Like other prescription drugs circulating through the city, Viagra also has a second life. “Viagra has worked its way into the gays, at least, for recreation,” reports the designer who favors perky stacking boxes stuffed with Xanax for his party favors. “The idea is you’re doing a lot of crystal and a lot of gay party drugs, and it makes it hard to get it up. So the combo plate is you do that and Viagra and it keeps you hard and, um, ups the ante so you don’t have to worry about getting a softy from doing too much K.”
It reminds him, he says wistfully, of his very first prescription party drugs: “My first experience with pills was with downs, to come off disco drugs. It could have been a Valium, and sometimes you’d score with Rohypnol before it became the date-rape drug. That was the best. After you’re through partying, after however long you’ve been up, you want the thing that’ll bring you down the fastest and the hardest, and that’s how the hierarchy was set up.”

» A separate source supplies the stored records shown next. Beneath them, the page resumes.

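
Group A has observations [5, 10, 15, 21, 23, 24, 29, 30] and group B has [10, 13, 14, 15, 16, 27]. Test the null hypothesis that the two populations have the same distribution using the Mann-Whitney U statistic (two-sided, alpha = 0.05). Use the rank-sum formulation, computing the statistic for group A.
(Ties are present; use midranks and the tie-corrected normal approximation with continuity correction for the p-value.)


Step 1: Combine and sort all 14 observations; assign midranks.
sorted (value, group): (5,X), (10,X), (10,Y), (13,Y), (14,Y), (15,X), (15,Y), (16,Y), (21,X), (23,X), (24,X), (27,Y), (29,X), (30,X)
ranks: 5->1, 10->2.5, 10->2.5, 13->4, 14->5, 15->6.5, 15->6.5, 16->8, 21->9, 23->10, 24->11, 27->12, 29->13, 30->14
Step 2: Rank sum for X: R1 = 1 + 2.5 + 6.5 + 9 + 10 + 11 + 13 + 14 = 67.
Step 3: U_X = R1 - n1(n1+1)/2 = 67 - 8*9/2 = 67 - 36 = 31.
       U_Y = n1*n2 - U_X = 48 - 31 = 17.
Step 4: Ties are present, so use the tie-corrected normal approximation (with continuity correction) for the p-value.
Step 5: p-value = 0.400350; compare to alpha = 0.05. fail to reject H0.

U_X = 31, p = 0.400350, fail to reject H0 at alpha = 0.05.


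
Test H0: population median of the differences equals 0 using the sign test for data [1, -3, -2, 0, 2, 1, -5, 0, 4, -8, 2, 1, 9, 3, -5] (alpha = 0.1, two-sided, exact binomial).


Step 1: Discard zero differences. Original n = 15; n_eff = number of nonzero differences = 13.
Nonzero differences (with sign): +1, -3, -2, +2, +1, -5, +4, -8, +2, +1, +9, +3, -5
Step 2: Count signs: positive = 8, negative = 5.
Step 3: Under H0: P(positive) = 0.5, so the number of positives S ~ Bin(13, 0.5).
Step 4: Two-sided exact p-value = sum of Bin(13,0.5) probabilities at or below the observed probability = 0.581055.
Step 5: alpha = 0.1. fail to reject H0.

n_eff = 13, pos = 8, neg = 5, p = 0.581055, fail to reject H0.


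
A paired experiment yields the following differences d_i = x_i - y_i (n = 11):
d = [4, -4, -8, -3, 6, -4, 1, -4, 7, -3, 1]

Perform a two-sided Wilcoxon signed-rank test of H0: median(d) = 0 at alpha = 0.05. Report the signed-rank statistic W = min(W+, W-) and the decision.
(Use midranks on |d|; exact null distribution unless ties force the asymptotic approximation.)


Step 1: Drop any zero differences (none here) and take |d_i|.
|d| = [4, 4, 8, 3, 6, 4, 1, 4, 7, 3, 1]
Step 2: Midrank |d_i| (ties get averaged ranks).
ranks: |4|->6.5, |4|->6.5, |8|->11, |3|->3.5, |6|->9, |4|->6.5, |1|->1.5, |4|->6.5, |7|->10, |3|->3.5, |1|->1.5
Step 3: Attach original signs; sum ranks with positive sign and with negative sign.
W+ = 6.5 + 9 + 1.5 + 10 + 1.5 = 28.5
W- = 6.5 + 11 + 3.5 + 6.5 + 6.5 + 3.5 = 37.5
(Check: W+ + W- = 66 should equal n(n+1)/2 = 66.)
Step 4: Test statistic W = min(W+, W-) = 28.5.
Step 5: Ties in |d|, so use the tie-corrected normal approximation.
        E[W] = n(n+1)/4 = 11*12/4 = 33.
        Tie groups: |d|=1 (t=2), |d|=3 (t=2), |d|=4 (t=4); sum(t^3 - t) = 72.
        Var[W] = n(n+1)(2n+1)/24 - sum(t^3-t)/48 = 3036/24 - 72/48 = 125.
        z = (W - E[W]) / sqrt(Var[W]) = (28.5 - 33) / 11.1803 = -0.4025.
        Two-sided p = 2*Phi(z) = 0.687322.
Step 6: alpha = 0.05. fail to reject H0.

W+ = 28.5, W- = 37.5, W = min = 28.5, p = 0.687322, fail to reject H0.


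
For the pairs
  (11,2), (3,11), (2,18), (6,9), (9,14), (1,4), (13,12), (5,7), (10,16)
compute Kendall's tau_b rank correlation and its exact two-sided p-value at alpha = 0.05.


Step 1: Enumerate the 36 unordered pairs (i,j) with i<j and classify each by sign(x_j-x_i) * sign(y_j-y_i).
  (1,2):dx=-8,dy=+9->D; (1,3):dx=-9,dy=+16->D; (1,4):dx=-5,dy=+7->D; (1,5):dx=-2,dy=+12->D
  (1,6):dx=-10,dy=+2->D; (1,7):dx=+2,dy=+10->C; (1,8):dx=-6,dy=+5->D; (1,9):dx=-1,dy=+14->D
  (2,3):dx=-1,dy=+7->D; (2,4):dx=+3,dy=-2->D; (2,5):dx=+6,dy=+3->C; (2,6):dx=-2,dy=-7->C
  (2,7):dx=+10,dy=+1->C; (2,8):dx=+2,dy=-4->D; (2,9):dx=+7,dy=+5->C; (3,4):dx=+4,dy=-9->D
  (3,5):dx=+7,dy=-4->D; (3,6):dx=-1,dy=-14->C; (3,7):dx=+11,dy=-6->D; (3,8):dx=+3,dy=-11->D
  (3,9):dx=+8,dy=-2->D; (4,5):dx=+3,dy=+5->C; (4,6):dx=-5,dy=-5->C; (4,7):dx=+7,dy=+3->C
  (4,8):dx=-1,dy=-2->C; (4,9):dx=+4,dy=+7->C; (5,6):dx=-8,dy=-10->C; (5,7):dx=+4,dy=-2->D
  (5,8):dx=-4,dy=-7->C; (5,9):dx=+1,dy=+2->C; (6,7):dx=+12,dy=+8->C; (6,8):dx=+4,dy=+3->C
  (6,9):dx=+9,dy=+12->C; (7,8):dx=-8,dy=-5->C; (7,9):dx=-3,dy=+4->D; (8,9):dx=+5,dy=+9->C
Step 2: C = 19, D = 17, total pairs = 36.
Step 3: tau = (C - D)/(n(n-1)/2) = (19 - 17)/36 = 0.055556.
Step 4: Exact two-sided p-value (enumerate n! = 362880 permutations of y under H0): p = 0.919455.
Step 5: alpha = 0.05. fail to reject H0.

tau_b = 0.0556 (C=19, D=17), p = 0.919455, fail to reject H0.


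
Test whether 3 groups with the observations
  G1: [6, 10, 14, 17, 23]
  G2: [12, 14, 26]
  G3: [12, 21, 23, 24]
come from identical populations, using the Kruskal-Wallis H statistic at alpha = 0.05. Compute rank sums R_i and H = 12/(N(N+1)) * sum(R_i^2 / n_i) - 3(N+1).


Step 1: Combine all N = 12 observations and assign midranks.
sorted (value, group, rank): (6,G1,1), (10,G1,2), (12,G2,3.5), (12,G3,3.5), (14,G1,5.5), (14,G2,5.5), (17,G1,7), (21,G3,8), (23,G1,9.5), (23,G3,9.5), (24,G3,11), (26,G2,12)
Step 2: Sum ranks within each group.
R_1 = 25 (n_1 = 5)
R_2 = 21 (n_2 = 3)
R_3 = 32 (n_3 = 4)
Step 3: H = 12/(N(N+1)) * sum(R_i^2/n_i) - 3(N+1)
     = 12/(12*13) * (25^2/5 + 21^2/3 + 32^2/4) - 3*13
     = 0.076923 * 528 - 39
     = 1.615385.
Step 4: Ties present; correction factor C = 1 - 18/(12^3 - 12) = 0.989510. Corrected H = 1.615385 / 0.989510 = 1.632509.
Step 5: Under H0, H ~ chi^2(2); p-value = 0.442084.
Step 6: alpha = 0.05. fail to reject H0.

H = 1.6325, df = 2, p = 0.442084, fail to reject H0.


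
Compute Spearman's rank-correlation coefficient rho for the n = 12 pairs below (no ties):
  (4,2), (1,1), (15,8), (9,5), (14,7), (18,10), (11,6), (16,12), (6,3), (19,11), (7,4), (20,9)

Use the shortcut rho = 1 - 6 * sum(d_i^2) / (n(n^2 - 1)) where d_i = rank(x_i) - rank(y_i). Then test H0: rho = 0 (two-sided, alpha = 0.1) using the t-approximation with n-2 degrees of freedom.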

Using prescription drugs to work a little harder, sleep a little better, relax a little faster, has become a given in the city’s mainstream. “A friend of mine coined the term cosmetic psychopharmacology,” says Winchel.
“Is this good, or is this bad? is a quasi-philosophical question, an ethical question, more than a medical question. We do enter into this in psychiatry because of the emerging issue of whether or not there are some people we cannot diagnose with a symptom but who seem to benefit from an antidepressant nonetheless.”
A friend of mine who is currently taking Zoloft seems to be getting more agitation from this question than relief from her pills. “If you’re taking something to make your life suck less, then why don’t you just make your life suck less? This is 2003 in an advanced society of which you are one of the most fortunate members! Think if you were a little child in Cambodia who never got education, and compare that to your incredible fucking life! And you’re depressed? How can you be sure it’s not just that you’re a spoiled brat? They say chemicals are not something that you would respond to if you were not depressed, but part of me thinks that’s bullshit.”
It’s true that there are similarities between the way we test meds and the way we used to test witches. If a woman swims, she’s a witch, so you have to kill her; and if she drowns, she’s innocent. But either way, she’s dead. If a person is depressed and a medication affects her mood, then she needs it; if she’s depressed and it doesn’t, she needs a different one. Either way, she’s got to be medicated. “The way that people take it in New York,” says my friend, “I mean, everybody is on something, and that’s stupid! It’s impossible that all highly functioning people are depressed and that they all live in Manhattan.”
I ask what her psychiatrist says about all this.
“She says I’m probably on the wrong drug.”